Safety alignment for large language models relies on preference data, but current pipelines often train on large, redundant datasets. Existing data selection methods typically score each preference pair independently, collapsing directional preference information into scalar quality or diversity scores. This sample-centric view is especially limiting in multi-dataset settings, where shared safety directions coexist with dataset-specific residual risks. We propose DOG-DPO, a training-free data selection framework that treats preference pairs as structured geometric signals. DOG-DPO first represents each preference pair as a direction in model representation space. It then decomposes multi-dataset preference geometry into a global anchor subspace and dataset-specific residual subspaces. Finally, it selects subsets by maximizing diversity-based coverage, encouraging broad, non-redundant coverage of alignment directions before DPO training. Across six safety benchmarks and two model backbones, DOG-DPO achieves a strong utility-robustness trade-off using only 11% of the preference pairs. It recovers most of the safety gains of full-data training while remaining entirely teacher-free, training-free, and substantially faster than representative selection baselines.

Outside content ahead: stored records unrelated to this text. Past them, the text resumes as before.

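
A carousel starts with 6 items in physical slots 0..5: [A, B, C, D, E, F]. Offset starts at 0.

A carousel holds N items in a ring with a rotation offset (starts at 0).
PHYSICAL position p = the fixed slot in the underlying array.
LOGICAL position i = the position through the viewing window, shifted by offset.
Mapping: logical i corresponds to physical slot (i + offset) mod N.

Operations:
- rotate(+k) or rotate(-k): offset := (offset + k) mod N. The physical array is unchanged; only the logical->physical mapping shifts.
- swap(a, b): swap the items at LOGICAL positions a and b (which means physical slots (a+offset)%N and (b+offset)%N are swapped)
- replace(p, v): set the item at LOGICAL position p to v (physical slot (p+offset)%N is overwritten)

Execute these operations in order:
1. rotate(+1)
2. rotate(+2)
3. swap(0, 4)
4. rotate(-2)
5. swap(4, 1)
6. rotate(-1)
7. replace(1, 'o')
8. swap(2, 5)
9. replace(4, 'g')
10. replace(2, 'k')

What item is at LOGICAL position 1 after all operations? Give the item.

After op 1 (rotate(+1)): offset=1, physical=[A,B,C,D,E,F], logical=[B,C,D,E,F,A]
After op 2 (rotate(+2)): offset=3, physical=[A,B,C,D,E,F], logical=[D,E,F,A,B,C]
After op 3 (swap(0, 4)): offset=3, physical=[A,D,C,B,E,F], logical=[B,E,F,A,D,C]
After op 4 (rotate(-2)): offset=1, physical=[A,D,C,B,E,F], logical=[D,C,B,E,F,A]
After op 5 (swap(4, 1)): offset=1, physical=[A,D,F,B,E,C], logical=[D,F,B,E,C,A]
After op 6 (rotate(-1)): offset=0, physical=[A,D,F,B,E,C], logical=[A,D,F,B,E,C]
After op 7 (replace(1, 'o')): offset=0, physical=[A,o,F,B,E,C], logical=[A,o,F,B,E,C]
After op 8 (swap(2, 5)): offset=0, physical=[A,o,C,B,E,F], logical=[A,o,C,B,E,F]
After op 9 (replace(4, 'g')): offset=0, physical=[A,o,C,B,g,F], logical=[A,o,C,B,g,F]
After op 10 (replace(2, 'k')): offset=0, physical=[A,o,k,B,g,F], logical=[A,o,k,B,g,F]

Answer: o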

翻译：大语言模型的安全对齐依赖于偏好数据，但当前流程通常使用庞大且冗余的数据集进行训练。现有数据选择方法通常独立为每个偏好对评分，将方向性偏好信息坍缩为标量质量或多样性分数。这种以样本为中心的视角在多数据集场景中尤为受限，因为全局共享的安全方向与数据集特有的残留风险共存。我们提出DOG-DPO——一种无需训练的数据选择框架，将偏好对视为结构化几何信号。DOG-DPO首先将每个偏好对表示为模型表征空间中的一个方向；随后将多数据集偏好的几何结构分解为全局锚定子空间与数据集特有残留子空间；最后通过最大化基于多样性的覆盖度来选取子集，在DPO训练前鼓励对齐方向的广泛且无冗余覆盖。在六个安全基准与两个模型主干上，DOG-DPO仅使用11%的偏好对即可实现稳健的效用-鲁棒性权衡。该方法在完全无需教师模型、无需额外训练且速度显著优于代表性选择基线的前提下，恢复了全数据训练的大部分安全增益。